ECB Masters Verbal Intervention‏

Published 02/08/2013, 06:59 AM
Updated 05/14/2017, 06:45 AM

The ECB struck a dovish tone in its statement and press conference Thursday. It is becoming a master of verbal intervention as it managed to dampen recent de facto tightening without taking any action -- much as was the case with the OMT programme, which has so far managed to lower Spanish and Italian bond yields without buying a single bond.

The ECB views the rise in short rates as a sign of confidence but is ready to provide liquidity as needed. It will closely monitor conditions in the money markets.

On the euro exchange rate, the ECB now specifically mentioned it as a downside risk to inflation but otherwise the tone was balanced. The ECB will evaluate the effect on inflation in the new economic projections next month.

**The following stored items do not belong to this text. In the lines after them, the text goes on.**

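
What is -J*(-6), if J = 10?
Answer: 60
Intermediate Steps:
-J*(-6) = -10*(-6) = -1*(-60) = 60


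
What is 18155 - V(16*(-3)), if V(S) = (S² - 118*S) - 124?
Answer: 10311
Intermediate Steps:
V(S) = -124 + S² - 118*S
18155 - V(16*(-3)) = 18155 - (-124 + (16*(-3))² - 1888*(-3)) = 18155 - (-124 + (-48)² - 118*(-48)) = 18155 - (-124 + 2304 + 5664) = 18155 - 1*7844 = 18155 - 7844 = 10311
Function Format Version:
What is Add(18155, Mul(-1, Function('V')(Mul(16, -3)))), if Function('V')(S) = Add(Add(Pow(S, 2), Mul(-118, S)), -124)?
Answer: 10311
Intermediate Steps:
Function('V')(S) = Add(-124, Pow(S, 2), Mul(-118, S))
Add(18155, Mul(-1, Function('V')(Mul(16, -3)))) = Add(18155, Mul(-1, Add(-124, Pow(Mul(16, -3), 2), Mul(-118, Mul(16, -3))))) = Add(18155, Mul(-1, Add(-124, Pow(-48, 2), Mul(-118, -48)))) = Add(18155, Mul(-1, Add(-124, 2304, 5664))) = Add(18155, Mul(-1, 7844)) = Add(18155, -7844) = 10311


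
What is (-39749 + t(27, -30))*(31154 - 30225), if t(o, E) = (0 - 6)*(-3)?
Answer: -36910099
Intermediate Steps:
t(o, E) = 18 (t(o, E) = -6*(-3) = 18)
(-39749 + t(27, -30))*(31154 - 30225) = (-39749 + 18)*(31154 - 30225) = -39731*929 = -36910099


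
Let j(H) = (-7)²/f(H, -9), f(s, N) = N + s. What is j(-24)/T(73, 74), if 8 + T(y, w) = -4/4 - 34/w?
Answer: 259/1650 ≈ 0.15697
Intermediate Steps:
j(H) = 49/(-9 + H) (j(H) = (-7)²/(-9 + H) = 49/(-9 + H))
T(y, w) = -9 - 34/w (T(y, w) = -8 + (-4/4 - 34/w) = -8 + (-4*¼ - 34/w) = -8 + (-1 - 34/w) = -9 - 34/w)
j(-24)/T(73, 74) = (49/(-9 - 24))/(-9 - 34/74) = (49/(-33))/(-9 - 34*1/74) = (49*(-1/33))/(-9 - 17/37) = -49/(33*(-350/37)) = -49/33*(-37/350) = 259/1650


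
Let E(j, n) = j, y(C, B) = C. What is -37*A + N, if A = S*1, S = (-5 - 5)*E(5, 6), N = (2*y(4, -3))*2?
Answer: 1866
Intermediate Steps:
N = 16 (N = (2*4)*2 = 8*2 = 16)
S = -50 (S = (-5 - 5)*5 = -10*5 = -50)
A = -50 (A = -50*1 = -50)
-37*A + N = -37*(-50) + 16 = 1850 + 16 = 1866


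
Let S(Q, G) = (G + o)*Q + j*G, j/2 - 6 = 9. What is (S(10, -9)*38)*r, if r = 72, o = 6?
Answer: -820800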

A Slightly More Dovish Tone
The ECB struck a slightly dovish tone as there were explicit changes to the statement on the back of the recent rise in short rates and appreciation of the euro. On the repayments of LTRO money and the rise in short rate: the ECB noted it reflected a rise in confidence and was at the discretion of the counterparties. The ECB will “closely monitor conditions in the money market and their potential impact on the stance of monetary policy, which will remain accommodative with the full allotment mode of liquidity provisions.” This is another example of verbal intervention from the ECB indicating that if short rates go up too much the ECB will likely respond. Draghi added at the press conference that he wouldn’t make too much of the EONIA increase but that the ECB was accommodative and would provide liquidity as needed.

Note that the message was essentially unchanged compared to the recent comments from ECB Executive Board member, Peter Praet, who on 29 January said, “We will exert vigilance to ensure that ... the overall liquidity conditions prevailing in the money market will remain consistent with the degree of accommodation that the current outlook for prices and real activity warrant”.

On The Strengthening Of The Euro, the tone also signalled “monitoring” but without saying it explicitly. Firstly, the ECB now added the euro as a downside risk to inflation. Secondly, it actually also indirectly hinted at the euro when speaking of downside risks to growth as it now also sees these as stemming from the possibility of weaker-thanexpected exports.

Since global growth data has generally been strengthening it is hard to see this otherwise than a risk from a stronger euro.